De algún viaje en 2005

Tomado de una libreta encontrada por ahí.
“Con los viajes no sé qué me pasa, que durante el trayecto no puedo evitar sentirme tristísima. Será la nostalgia de haber salido de casa, el beso de adiós, el pensar que durante días, algunos, muchos o pocos, estaré lejos de todo lo que conozco. En este momento me encuentro sentada en el área de comidas de un aeropuerto grandísimo. Veo a la gente, toda tan distinta, y me siento perdida en el fin del mundo. Tantos idiomas, tantas maneras de caminar y de vestir.
Cuando miro a la gente, pienso mucho en la fragilidad. En lo frágiles que somos, en la poquísima fuerza que se requiere para que nos rompan el corazón, para que nos atropelle un coche, para que nos hagan llorar. Somos como cascarones de huevo sin relleno, caminando por el aeropuerto, jalando una maleta llena de cosillas varias que por una u otra razón nos resultan necesarias.

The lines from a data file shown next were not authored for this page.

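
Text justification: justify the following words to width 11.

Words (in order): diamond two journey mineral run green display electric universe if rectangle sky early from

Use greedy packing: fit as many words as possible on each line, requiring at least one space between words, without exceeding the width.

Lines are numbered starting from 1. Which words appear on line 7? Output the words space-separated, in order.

Answer: universe if

Derivation:
Line 1: ['diamond', 'two'] (min_width=11, slack=0)
Line 2: ['journey'] (min_width=7, slack=4)
Line 3: ['mineral', 'run'] (min_width=11, slack=0)
Line 4: ['green'] (min_width=5, slack=6)
Line 5: ['display'] (min_width=7, slack=4)
Line 6: ['electric'] (min_width=8, slack=3)
Line 7: ['universe', 'if'] (min_width=11, slack=0)
Line 8: ['rectangle'] (min_width=9, slack=2)
Line 9: ['sky', 'early'] (min_width=9, slack=2)
Line 10: ['from'] (min_width=4, slack=7)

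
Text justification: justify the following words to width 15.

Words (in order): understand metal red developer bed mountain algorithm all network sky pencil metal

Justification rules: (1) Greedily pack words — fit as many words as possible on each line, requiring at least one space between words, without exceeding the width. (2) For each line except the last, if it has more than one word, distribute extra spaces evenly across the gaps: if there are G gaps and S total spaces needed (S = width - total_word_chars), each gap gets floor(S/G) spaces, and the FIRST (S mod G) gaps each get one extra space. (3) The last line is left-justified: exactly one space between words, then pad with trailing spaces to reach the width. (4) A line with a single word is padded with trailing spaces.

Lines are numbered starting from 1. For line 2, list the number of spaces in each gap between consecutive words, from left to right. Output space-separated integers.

Answer: 7

Derivation:
Line 1: ['understand'] (min_width=10, slack=5)
Line 2: ['metal', 'red'] (min_width=9, slack=6)
Line 3: ['developer', 'bed'] (min_width=13, slack=2)
Line 4: ['mountain'] (min_width=8, slack=7)
Line 5: ['algorithm', 'all'] (min_width=13, slack=2)
Line 6: ['network', 'sky'] (min_width=11, slack=4)
Line 7: ['pencil', 'metal'] (min_width=12, slack=3)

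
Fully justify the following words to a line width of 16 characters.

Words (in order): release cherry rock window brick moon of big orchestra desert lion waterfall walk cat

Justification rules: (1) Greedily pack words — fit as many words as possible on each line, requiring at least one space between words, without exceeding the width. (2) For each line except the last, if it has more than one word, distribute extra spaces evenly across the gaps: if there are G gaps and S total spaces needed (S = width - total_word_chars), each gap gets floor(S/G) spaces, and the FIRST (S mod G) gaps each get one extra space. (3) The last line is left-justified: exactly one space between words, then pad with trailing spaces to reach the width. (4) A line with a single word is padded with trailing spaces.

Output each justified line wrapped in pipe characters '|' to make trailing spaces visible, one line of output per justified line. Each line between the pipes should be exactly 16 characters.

Line 1: ['release', 'cherry'] (min_width=14, slack=2)
Line 2: ['rock', 'window'] (min_width=11, slack=5)
Line 3: ['brick', 'moon', 'of'] (min_width=13, slack=3)
Line 4: ['big', 'orchestra'] (min_width=13, slack=3)
Line 5: ['desert', 'lion'] (min_width=11, slack=5)
Line 6: ['waterfall', 'walk'] (min_width=14, slack=2)
Line 7: ['cat'] (min_width=3, slack=13)

Answer: |release   cherry|
|rock      window|
|brick   moon  of|
|big    orchestra|
|desert      lion|
|waterfall   walk|
|cat             |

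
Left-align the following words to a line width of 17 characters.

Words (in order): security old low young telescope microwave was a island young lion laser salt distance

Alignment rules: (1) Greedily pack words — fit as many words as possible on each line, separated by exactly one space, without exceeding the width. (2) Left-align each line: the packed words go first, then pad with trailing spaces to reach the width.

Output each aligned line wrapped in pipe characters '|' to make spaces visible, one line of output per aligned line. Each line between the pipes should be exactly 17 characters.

Answer: |security old low |
|young telescope  |
|microwave was a  |
|island young lion|
|laser salt       |
|distance         |

Derivation:
Line 1: ['security', 'old', 'low'] (min_width=16, slack=1)
Line 2: ['young', 'telescope'] (min_width=15, slack=2)
Line 3: ['microwave', 'was', 'a'] (min_width=15, slack=2)
Line 4: ['island', 'young', 'lion'] (min_width=17, slack=0)
Line 5: ['laser', 'salt'] (min_width=10, slack=7)
Line 6: ['distance'] (min_width=8, slack=9)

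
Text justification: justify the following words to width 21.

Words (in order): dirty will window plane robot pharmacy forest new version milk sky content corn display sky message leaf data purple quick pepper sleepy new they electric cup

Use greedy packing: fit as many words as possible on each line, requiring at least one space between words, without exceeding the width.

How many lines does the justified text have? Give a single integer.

Answer: 8

Derivation:
Line 1: ['dirty', 'will', 'window'] (min_width=17, slack=4)
Line 2: ['plane', 'robot', 'pharmacy'] (min_width=20, slack=1)
Line 3: ['forest', 'new', 'version'] (min_width=18, slack=3)
Line 4: ['milk', 'sky', 'content', 'corn'] (min_width=21, slack=0)
Line 5: ['display', 'sky', 'message'] (min_width=19, slack=2)
Line 6: ['leaf', 'data', 'purple'] (min_width=16, slack=5)
Line 7: ['quick', 'pepper', 'sleepy'] (min_width=19, slack=2)
Line 8: ['new', 'they', 'electric', 'cup'] (min_width=21, slack=0)
Total lines: 8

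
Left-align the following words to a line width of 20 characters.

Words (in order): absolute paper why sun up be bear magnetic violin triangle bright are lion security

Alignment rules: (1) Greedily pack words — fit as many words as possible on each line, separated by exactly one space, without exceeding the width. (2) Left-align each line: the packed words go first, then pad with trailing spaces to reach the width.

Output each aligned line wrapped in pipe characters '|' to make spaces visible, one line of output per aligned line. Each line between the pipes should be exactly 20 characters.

Answer: |absolute paper why  |
|sun up be bear      |
|magnetic violin     |
|triangle bright are |
|lion security       |

Derivation:
Line 1: ['absolute', 'paper', 'why'] (min_width=18, slack=2)
Line 2: ['sun', 'up', 'be', 'bear'] (min_width=14, slack=6)
Line 3: ['magnetic', 'violin'] (min_width=15, slack=5)
Line 4: ['triangle', 'bright', 'are'] (min_width=19, slack=1)
Line 5: ['lion', 'security'] (min_width=13, slack=7)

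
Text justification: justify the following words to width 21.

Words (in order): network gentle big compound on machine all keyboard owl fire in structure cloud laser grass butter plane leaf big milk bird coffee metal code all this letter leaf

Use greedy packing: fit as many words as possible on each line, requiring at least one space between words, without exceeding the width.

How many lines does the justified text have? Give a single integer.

Line 1: ['network', 'gentle', 'big'] (min_width=18, slack=3)
Line 2: ['compound', 'on', 'machine'] (min_width=19, slack=2)
Line 3: ['all', 'keyboard', 'owl', 'fire'] (min_width=21, slack=0)
Line 4: ['in', 'structure', 'cloud'] (min_width=18, slack=3)
Line 5: ['laser', 'grass', 'butter'] (min_width=18, slack=3)
Line 6: ['plane', 'leaf', 'big', 'milk'] (min_width=19, slack=2)
Line 7: ['bird', 'coffee', 'metal'] (min_width=17, slack=4)
Line 8: ['code', 'all', 'this', 'letter'] (min_width=20, slack=1)
Line 9: ['leaf'] (min_width=4, slack=17)
Total lines: 9

Answer: 9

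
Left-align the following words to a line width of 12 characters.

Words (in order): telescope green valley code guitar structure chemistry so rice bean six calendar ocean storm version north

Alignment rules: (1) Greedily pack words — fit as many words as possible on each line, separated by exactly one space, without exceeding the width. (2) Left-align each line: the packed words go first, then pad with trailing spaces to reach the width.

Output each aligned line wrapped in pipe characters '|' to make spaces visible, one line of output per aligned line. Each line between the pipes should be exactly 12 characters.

Answer: |telescope   |
|green valley|
|code guitar |
|structure   |
|chemistry so|
|rice bean   |
|six calendar|
|ocean storm |
|version     |
|north       |

Derivation:
Line 1: ['telescope'] (min_width=9, slack=3)
Line 2: ['green', 'valley'] (min_width=12, slack=0)
Line 3: ['code', 'guitar'] (min_width=11, slack=1)
Line 4: ['structure'] (min_width=9, slack=3)
Line 5: ['chemistry', 'so'] (min_width=12, slack=0)
Line 6: ['rice', 'bean'] (min_width=9, slack=3)
Line 7: ['six', 'calendar'] (min_width=12, slack=0)
Line 8: ['ocean', 'storm'] (min_width=11, slack=1)
Line 9: ['version'] (min_width=7, slack=5)
Line 10: ['north'] (min_width=5, slack=7)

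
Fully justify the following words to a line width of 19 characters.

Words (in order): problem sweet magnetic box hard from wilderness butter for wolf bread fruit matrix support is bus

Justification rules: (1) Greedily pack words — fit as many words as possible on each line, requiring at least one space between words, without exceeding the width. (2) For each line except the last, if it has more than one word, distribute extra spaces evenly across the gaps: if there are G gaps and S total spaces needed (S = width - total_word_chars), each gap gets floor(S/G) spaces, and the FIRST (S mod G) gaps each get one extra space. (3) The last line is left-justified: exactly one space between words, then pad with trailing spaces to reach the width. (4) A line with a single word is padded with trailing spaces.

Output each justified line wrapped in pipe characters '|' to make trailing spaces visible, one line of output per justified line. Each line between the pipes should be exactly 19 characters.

Answer: |problem       sweet|
|magnetic  box  hard|
|from     wilderness|
|butter   for   wolf|
|bread  fruit matrix|
|support is bus     |

Derivation:
Line 1: ['problem', 'sweet'] (min_width=13, slack=6)
Line 2: ['magnetic', 'box', 'hard'] (min_width=17, slack=2)
Line 3: ['from', 'wilderness'] (min_width=15, slack=4)
Line 4: ['butter', 'for', 'wolf'] (min_width=15, slack=4)
Line 5: ['bread', 'fruit', 'matrix'] (min_width=18, slack=1)
Line 6: ['support', 'is', 'bus'] (min_width=14, slack=5)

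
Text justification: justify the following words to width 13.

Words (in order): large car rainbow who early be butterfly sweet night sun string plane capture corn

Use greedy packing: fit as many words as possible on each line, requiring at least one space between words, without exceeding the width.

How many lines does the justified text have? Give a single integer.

Answer: 8

Derivation:
Line 1: ['large', 'car'] (min_width=9, slack=4)
Line 2: ['rainbow', 'who'] (min_width=11, slack=2)
Line 3: ['early', 'be'] (min_width=8, slack=5)
Line 4: ['butterfly'] (min_width=9, slack=4)
Line 5: ['sweet', 'night'] (min_width=11, slack=2)
Line 6: ['sun', 'string'] (min_width=10, slack=3)
Line 7: ['plane', 'capture'] (min_width=13, slack=0)
Line 8: ['corn'] (min_width=4, slack=9)
Total lines: 8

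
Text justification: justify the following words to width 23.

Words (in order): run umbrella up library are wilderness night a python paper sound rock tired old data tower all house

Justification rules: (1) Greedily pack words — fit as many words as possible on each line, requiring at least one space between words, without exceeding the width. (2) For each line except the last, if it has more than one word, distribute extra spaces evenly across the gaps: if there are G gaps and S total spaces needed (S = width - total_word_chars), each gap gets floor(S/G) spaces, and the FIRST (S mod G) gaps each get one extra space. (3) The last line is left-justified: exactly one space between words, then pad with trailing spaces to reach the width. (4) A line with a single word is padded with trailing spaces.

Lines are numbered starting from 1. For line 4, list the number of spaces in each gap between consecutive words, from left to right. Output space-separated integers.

Answer: 2 2 2

Derivation:
Line 1: ['run', 'umbrella', 'up', 'library'] (min_width=23, slack=0)
Line 2: ['are', 'wilderness', 'night', 'a'] (min_width=22, slack=1)
Line 3: ['python', 'paper', 'sound', 'rock'] (min_width=23, slack=0)
Line 4: ['tired', 'old', 'data', 'tower'] (min_width=20, slack=3)
Line 5: ['all', 'house'] (min_width=9, slack=14)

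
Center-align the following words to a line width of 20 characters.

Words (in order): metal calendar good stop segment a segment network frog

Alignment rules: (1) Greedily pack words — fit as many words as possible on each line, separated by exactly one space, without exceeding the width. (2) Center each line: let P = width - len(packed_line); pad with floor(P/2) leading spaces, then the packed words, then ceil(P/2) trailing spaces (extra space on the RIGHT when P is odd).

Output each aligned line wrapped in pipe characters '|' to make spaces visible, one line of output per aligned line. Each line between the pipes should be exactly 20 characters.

Line 1: ['metal', 'calendar', 'good'] (min_width=19, slack=1)
Line 2: ['stop', 'segment', 'a'] (min_width=14, slack=6)
Line 3: ['segment', 'network', 'frog'] (min_width=20, slack=0)

Answer: |metal calendar good |
|   stop segment a   |
|segment network frog|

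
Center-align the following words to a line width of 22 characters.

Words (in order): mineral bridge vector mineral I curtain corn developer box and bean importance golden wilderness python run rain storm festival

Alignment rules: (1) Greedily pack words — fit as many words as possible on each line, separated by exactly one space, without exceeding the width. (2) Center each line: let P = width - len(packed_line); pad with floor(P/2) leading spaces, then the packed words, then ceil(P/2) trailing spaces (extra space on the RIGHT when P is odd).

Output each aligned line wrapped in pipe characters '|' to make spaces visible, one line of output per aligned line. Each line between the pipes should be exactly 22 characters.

Line 1: ['mineral', 'bridge', 'vector'] (min_width=21, slack=1)
Line 2: ['mineral', 'I', 'curtain', 'corn'] (min_width=22, slack=0)
Line 3: ['developer', 'box', 'and', 'bean'] (min_width=22, slack=0)
Line 4: ['importance', 'golden'] (min_width=17, slack=5)
Line 5: ['wilderness', 'python', 'run'] (min_width=21, slack=1)
Line 6: ['rain', 'storm', 'festival'] (min_width=19, slack=3)

Answer: |mineral bridge vector |
|mineral I curtain corn|
|developer box and bean|
|  importance golden   |
|wilderness python run |
| rain storm festival  |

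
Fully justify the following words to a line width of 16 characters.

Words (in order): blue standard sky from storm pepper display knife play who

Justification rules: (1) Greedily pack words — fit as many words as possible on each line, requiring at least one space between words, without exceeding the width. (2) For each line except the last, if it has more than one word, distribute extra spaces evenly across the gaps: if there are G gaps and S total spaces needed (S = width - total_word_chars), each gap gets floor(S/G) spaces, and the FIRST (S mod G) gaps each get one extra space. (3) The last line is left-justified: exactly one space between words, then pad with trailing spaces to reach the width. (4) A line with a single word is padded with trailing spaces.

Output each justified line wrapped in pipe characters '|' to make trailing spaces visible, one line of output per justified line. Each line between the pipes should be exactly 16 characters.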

Hace rato iba sentado a mi lado un anciano, quizá más viejo que mi abuelo. Su pasaporte decía Italia. Usaba un aparato auditivo en el oído izquierdo. Me enterneció mucho ver su itinerario de vuelo -bastante largo, por cierto- todo escrito con su letra temblorosa pero clara. El aire acondicionado del avión era excesivo, yo me moría de frío y pensaba en el señor de al lado, si acaso él también tendría frío, si no le agobiaba que la azafata no hablara su idioma y además no hiciera nada por darse a entender. En ese momento me dolió su soledad, su fragilidad, la lentitud de sus movimientos largamente meditados, su desesperación al intentar explicar a la mujer afroamericana que revisaba sus pertenencias en el puesto de seguridad que eso era un pote de crema de afeitar y no pensaba abandonarlo.
Luego lo perdí de vista. Me pregunto si estará bien, si no tendrá que esperar mucho a que salga su vuelo a Roma, si no se sentirá solo mientras espera en una silla a que llamen su vuelo.”